Um exemplo da linha mais diplomática adotada pelo Itamaraty é o discurso do embaixador brasileiro na ONU, Ronaldo Costa Filho, que pediu a desmobilização de tropas na fronteira ucraniana. “O desafio atual do Itamaraty é não ser o Itamaraty do Ernesto Araújo (ex-chanceler brasileiro que adotou um discurso ideológico quando ocupou o cargo). Carlos França (atual chanceler) precisa fazer esse jogo de conciliar a retomada de um Itamaraty mais pragmático, que resgata sua tradição diplomática, ao mesmo tempo em que acomoda a linha de ação do Bolsonaro.”
Economia
O professor de Relações Internacionais também comentou outro impacto que o Brasil pode sentir por causa do conflito. Embora distante, a crise pode – e deve – atingir em cheio o bolso do brasileiro. “O risco geopolítico, que se eleva muito com a invasão russa afeta os mercados considerando que a Rússia é um país exportador de gás natural e hidrocarboneto. Já a Ucrânia é um dos principais exportadores de trigo do mundo. Tudo isso impacta a inflação no Brasil e o dólar – que já está em queda – pode ser afetado mais ainda, o que mexe com os preços dos combustíveis e altera até mesmo o custo do pãozinho da padaria”, detalha.
“Além disso, países do Ocidente estão impondo sanções econômicas à Rússia. A Alemanha suspendeu o certificado de um gasoduto russo que forneceria gás natural à Europa, o que também impacta o mercado de energia”, acrescenta. “E do ponto de vista da economia brasileira, Bolsonaro tem o apoio da Rússia, mas ao mesmo tempo ele manchou a imagem do País com a Otan (Organização do Tratado do Atlântico Norte ) e os Estados Unidos.
Uma nova guerra mundial?
O cenário atual ainda é difícil de ler para responder a pergunta que o mundo inteiro quer saber. Estamos prestes a entrar em uma nova guerra mundial? Para o especialista em Relações Internacionais, a possibilidade sempre existe diante de um conflito como esse, mas por enquanto, ainda se trata de um panorama "improvável".
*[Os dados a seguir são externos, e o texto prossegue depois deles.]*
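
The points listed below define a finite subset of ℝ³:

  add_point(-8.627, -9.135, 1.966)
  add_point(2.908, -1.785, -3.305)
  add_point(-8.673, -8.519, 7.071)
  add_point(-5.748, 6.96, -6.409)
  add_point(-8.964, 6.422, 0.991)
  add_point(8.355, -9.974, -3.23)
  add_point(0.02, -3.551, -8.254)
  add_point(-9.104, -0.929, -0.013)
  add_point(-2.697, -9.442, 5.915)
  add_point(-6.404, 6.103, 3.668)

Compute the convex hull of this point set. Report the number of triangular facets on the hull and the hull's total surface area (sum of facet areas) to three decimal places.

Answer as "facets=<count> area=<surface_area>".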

“Até pouco tempo eu achava o cenário de uma guerra mundial exagerado. Mas, como Putin surpreende a cada dia, eu não tiro esse cenário da mesa, ou seja, a possibilidade deste conflito se espalhar não pode ser descartada. Mas, se de fato irá mesmo correr, eu ainda acho difícil”, pontua.
A Rússia, vale lembrar, é uma potência nuclear, com uma quantidade de ogivas nucleares superior até a dos Estados Unidos. Além disso, a Ucrânia – foco de interesse de Putin – não é membro da Otan. “A Otan moveu suas tropas para fronteiras próximas para proteger seus países membros. Como a Ucrânia não faz parte da Otan, a organização não vai entrar na guerra dessa forma”, diz Bernardo.
“E vamos lembrar que o teatro de operações da Rússia é a Ucrânia. A Rússia não vai ‘dar de louca’ e sair atacando outros países. Nesse sentido, eu não vejo o conflito transbordando dessa forma. Mas, não sabemos se alguma outra coisa pode aparecer que leve a uma situação extrema. Não tiro do rol de possibilidades. É improvável, mas não é impossível”, concluiu.